OLD FORT OLIVER

This Story by Jack Smith of the Los Angeles “Times” shows that smart Newsmen can always find a “Pocket Full of Miracles” — At Old Fort Oliver.

Tall Tales for Short Attention Spans

PALM SPRINGS— Harry Oliver, the old desert rat, was listening to the World Series on his radio when we dropped by to see if he had new lies.

Oliver lives out in the desert in a “100-year-old” adobe fort he built about 20 years ago. He calls it Ft. Oliver. The yard is full of rusty old antiques, including Oliver’s 17-year-old dog Whiskers.

Oliver said Whiskers is getting deaf. Oliver bought him a hearing aid. Whiskers swallowed the works. He thought it was a peanut.

“He keeps hearing his old stomach rumbling and thinks it’s thunder,” Oliver said. “He goes in the house to get out of the rain.”

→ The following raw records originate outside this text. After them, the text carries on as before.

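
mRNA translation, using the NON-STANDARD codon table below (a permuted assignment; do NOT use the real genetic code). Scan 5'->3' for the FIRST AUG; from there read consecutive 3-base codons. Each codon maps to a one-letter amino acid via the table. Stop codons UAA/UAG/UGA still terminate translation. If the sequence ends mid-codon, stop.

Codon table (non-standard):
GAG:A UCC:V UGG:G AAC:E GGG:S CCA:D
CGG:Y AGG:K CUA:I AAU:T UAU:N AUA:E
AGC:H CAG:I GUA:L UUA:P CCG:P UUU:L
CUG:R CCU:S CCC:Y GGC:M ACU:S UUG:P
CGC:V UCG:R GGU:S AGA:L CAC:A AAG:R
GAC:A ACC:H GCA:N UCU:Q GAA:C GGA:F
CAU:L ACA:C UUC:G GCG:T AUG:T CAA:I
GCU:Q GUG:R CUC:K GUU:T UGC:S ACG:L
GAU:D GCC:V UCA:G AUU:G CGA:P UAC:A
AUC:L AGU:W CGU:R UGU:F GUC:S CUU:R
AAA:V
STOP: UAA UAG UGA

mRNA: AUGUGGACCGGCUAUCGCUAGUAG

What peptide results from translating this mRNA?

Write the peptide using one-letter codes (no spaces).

Answer: TGHMNV

Derivation:
start AUG at pos 0
pos 0: AUG -> T; peptide=T
pos 3: UGG -> G; peptide=TG
pos 6: ACC -> H; peptide=TGH
pos 9: GGC -> M; peptide=TGHM
pos 12: UAU -> N; peptide=TGHMN
pos 15: CGC -> V; peptide=TGHMNV
pos 18: UAG -> STOP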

Besides Whiskers Oliver has two bobtail cats, Dot and Comma. “They’re supposed to help me punctuate,” Oliver said. Oliver is the Editor and the entire staff of Harry Oliver’s Desert Rat Scrap Book.

It is printed four times a year on a big piece of paper folded four times. It has two slogans: “Price two bits” and “Only newspaper you can open in the wind.”

The Scrapbook is full of philosophy, wit and facts. A mosquito has 22 teeth; bees tases with their knees. These are facts from the Scrapbook. Dry Camp Blackie would rather have a cat than a TV set. This is philosophy.

We met Dry Camp Blackie. He said hello. He was sitting in the shade outside Ft. Oliver with Whiskers. Blackie sat there all the time we were there and was sitting when we left.

Harry loves and protects all desert creatures. He has a talking crow and used to have a tortoise named Hopalong Pushadee. He died.

Oliver says the buzzards come back to Ft. Oliver every year like the swallows come back to Capistrano.

Oliver has a Ford station wagon which he says he has driven for 33 years without denting a fender or running over a horned toad. He is the inventor of the mule swearing contest where a man gets a prize for cussing out a mule the best, and the lazy dog contest for the laziest dog. The dog and his owner each get a prize.

Oliver has fought for years to save the burros. He also invented thde burro flapjack contest for prospectors and burros. The prospectors have to pack their burros, race 100 yds., unpack, build a fire and cook a flapjack. The first prospector who gets his burro to eat a flapjack gets a prize. I believe the burro does, too.

Oliver talks to his crow and used to talk to Hopalong. He is trying to teach Whiskers to bark in italics. Oliver knows desert weather. Last August he predicted August was going to be as hot as July was all through September. It was. He says in the desert a 6-inch rain means the drops were 6 inches apart.

Oliver is 74-5/12 years young. “After you pass 70 you count your age like children,” he says. “You put in the quarters and halves.” His hair and beard are white but he’s as tough as an old wagon wheel. He says the future is getting here quicker than it used to, though.

Oliver is like old Sky-Eye Jones, who is Oliver’s flying saucer expert. Sky-Eye is 90. He has discovered that every time he lives through March he lives through the whole year, so far.

Oliver says he owes his jokes to his memory and his facts to his imagination. But so what? His paper only costs two-bits.